IN – DRUK
Het zijn geen gemakkelijke tijden voor mensen die niet doorgeleerd hebben op het terrein van energietransitie, meteorologie of sociale wetenschappen. Discussies over zonne- en windenergie – wie maakt zich nog druk over kernreactoren? – veroorzaken pijnlijke schisma’s. Kennissen die een vliegvakantie taboe verklaren, klagen steen en been over stijgende parkeertarieven. Ik begrijp die ‘zware’ dominee wel die in een interview zei: ‘Meer aandacht voor het klimaat in de prediking? Nee, bewaar me.’ Voor hem moet centraal staan hoe een arme zondaar met God wordt verzoend. Ik zeg hem dat zó niet na, maar ik deel zijn huiver voor preken die meer schuldgevoel oproepen dan wegnemen.
In de tijd dat de politicus Janmaat ‘Nederland is vol’ riep, werd mij door een journalist gevraagd of ik ‘tegen de Centrumpartij’ (1980-1986) preekte. Nee dus, want ik besefte maar al te goed dat mijn mening over een voorbijgaand verschijnsel geen gewicht kreeg door Jezus erbij te halen. Trouwens, nu roepen politici in het politieke midden hetzelfde en worden ze niet voor racisme veroordeeld, zoals Janmaat indertijd.
Het is goed dat er inmiddels breed gedragen aandacht is voor ons slavernijverleden. In mijn Amsterdamse jaren, zo’n veertig jaar terug, organiseerde de evangelische organisatie Jeugd met een Opdracht gebedswandelingen door Amsterdam, om schuld te belijden voor het slavernijverleden van de stad. Ik had daar toen mijn vraagtekens bij, want ik ben niet zo voor bidden op straat. Met de kennis van nu vind ik het sympathieker dan politiek correcte excuses van bewindslieden.
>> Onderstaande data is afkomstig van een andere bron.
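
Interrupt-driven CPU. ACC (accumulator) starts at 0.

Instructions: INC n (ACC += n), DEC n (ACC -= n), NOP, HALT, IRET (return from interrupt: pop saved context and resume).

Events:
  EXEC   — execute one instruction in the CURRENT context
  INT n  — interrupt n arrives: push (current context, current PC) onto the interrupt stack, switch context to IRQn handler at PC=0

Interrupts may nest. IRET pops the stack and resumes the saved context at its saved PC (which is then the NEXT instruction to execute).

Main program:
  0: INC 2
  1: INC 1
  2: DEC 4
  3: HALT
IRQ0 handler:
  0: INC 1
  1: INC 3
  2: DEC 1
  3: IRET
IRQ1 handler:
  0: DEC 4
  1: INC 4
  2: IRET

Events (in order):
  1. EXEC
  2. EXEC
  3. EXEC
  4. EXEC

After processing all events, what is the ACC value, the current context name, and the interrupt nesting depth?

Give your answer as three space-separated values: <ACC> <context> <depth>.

Answer: -1 MAIN 0

Derivation:
Event 1 (EXEC): [MAIN] PC=0: INC 2 -> ACC=2
Event 2 (EXEC): [MAIN] PC=1: INC 1 -> ACC=3
Event 3 (EXEC): [MAIN] PC=2: DEC 4 -> ACC=-1
Event 4 (EXEC): [MAIN] PC=3: HALT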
Jeugd met een Opdracht had goed begrepen dat het in het geloof niet alleen om individuele schuld of zonde gaat, maar dat de zonde ook structureel doorwerkt in een samenleving. Maar de kerkdienst is geen praatprogramma waarin we samen vaststellen dat we aan de goede kant staan. Stónden we allemaal maar aan de goede kant – inclusief de volgelingen van Jezus. Dan zouden boeren en burgers, arm en rijk, vreemdeling en inboorling tenminste oog en oor voor elkaar hebben. Wie aan de ‘goede’ kant staan hebben misschien wel de juiste meningen, maar verschillende antwoorden. We zijn arme zondaars, zegt de ‘zware’ dominee terecht. En we komen in de kerk om een woord te horen, een lied te zingen, waardoor we onszelf onder ogen kunnen komen. Dat je er, al aanmodderend, zijn mag. ‘Zien, soms even’, schreef Huub Oosterhuis.
Voor mij is de kerk niet de plek waar het geloof tegen de plinten klotst. Er is veel ongeloof en verwarring, ook onder kerkgangers. Je vindt er helaas vaak ook niet de liefde waarnaar je verlangt. Ik kan niet zonder de kerk, maar idealiseer haar niet. Maar, afwijkend van de apostel Paulus met zijn trits van geloof, hoop en liefde, houd ik het erop dat we het van de hoop moeten hebben. De kerk als vindplaats van hoop. Ook buiten de kerken zijn er mensen die van de hoop leven, die zich inzetten vóór het milieu, vóór de vreemdeling, vóór de vrede. Bondgenoten zijn zij. Zelf kan ik niet zonder een kerk waar het zaad van de hoop steeds opnieuw gezaaid wordt.